Mon mari, Mark, et moi étions mariés depuis dix ans. Deux enfants, une hypothèque et ce que je pensais être une vie solide nous unissaient. Bien sûr, Mark ne m’aidait pas vraiment à la maison.
Il ne cuisinait pas, ne nettoyait pas et ne gérait pas le chaos quotidien de l’éducation des enfants.
Tout ça, c’était moi.
Épuisant ?
Absolument.
Mais je me disais que ce n’était pas grave parce qu’on était une équipe, Lexie.
Sauf qu’apparemment, Mark avait décidé de rejoindre une équipe totalement différente.
Tout a commencé avec un sac de courses.
Je venais juste de me garer après une longue et pénible virée au supermarché. Ma voiture était pleine de sacs lourds, et je me préparais mentalement à l’effort solitaire pour tout porter à l’intérieur.

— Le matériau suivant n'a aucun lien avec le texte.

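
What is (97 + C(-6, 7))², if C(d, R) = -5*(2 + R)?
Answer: 2704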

Mark, comme d’habitude, ne lèverait pas le petit doigt.
C’est alors que j’ai entendu des voix provenant du porche.
C’était Mark, en train de discuter avec Emma, la fille de nos voisins, qui venait tout juste de revenir en ville après avoir terminé ses études en design d’intérieur. Ses parents étaient si fiers qu’elle ait trouvé un stage après ses études.
À cet instant, ils se tenaient là, riant comme de vieux amis.
J’ai failli les saluer, mais quelque chose m’a arrêtée.
Je me suis cachée derrière ma voiture, dissimulée par l’ombre et les sacs de courses, et j’ai écouté.
« Je n’arrive pas à croire qu’elle n’ait pas encore compris, » a dit Emma, son rire résonnant dans l’air frais de l’après-midi.
Mark a ri en réponse.
« Elle est tellement occupée avec les enfants et la maison, Em. Lexie ne remarque même plus rien. Elle est devenue toute grise aussi. Mais elle essaie de cacher ça en coiffant ses cheveux de l’autre côté. Honnêtement, elle a tellement laissé aller. Elle ne ressemble même plus à une femme. Elle n’est rien comparée à toi, ma princesse. »
Emma a ri.
« Eh bien, heureusement que je suis là, monsieur. Tu peux me montrer à ta guise. Et crois-moi, pas un cheveu gris en vue. »
Puis ils se sont embrassés.
Embrassés ?!
Je tenais tellement fort un sac que je sentais le plastique se déchirer. Ma vision s’est brouillée avec les larmes, l’humiliation et la rage me parcourant. Ils ont continué à parler, à flirter sans aucune honte, complètement inconscients de ma présence.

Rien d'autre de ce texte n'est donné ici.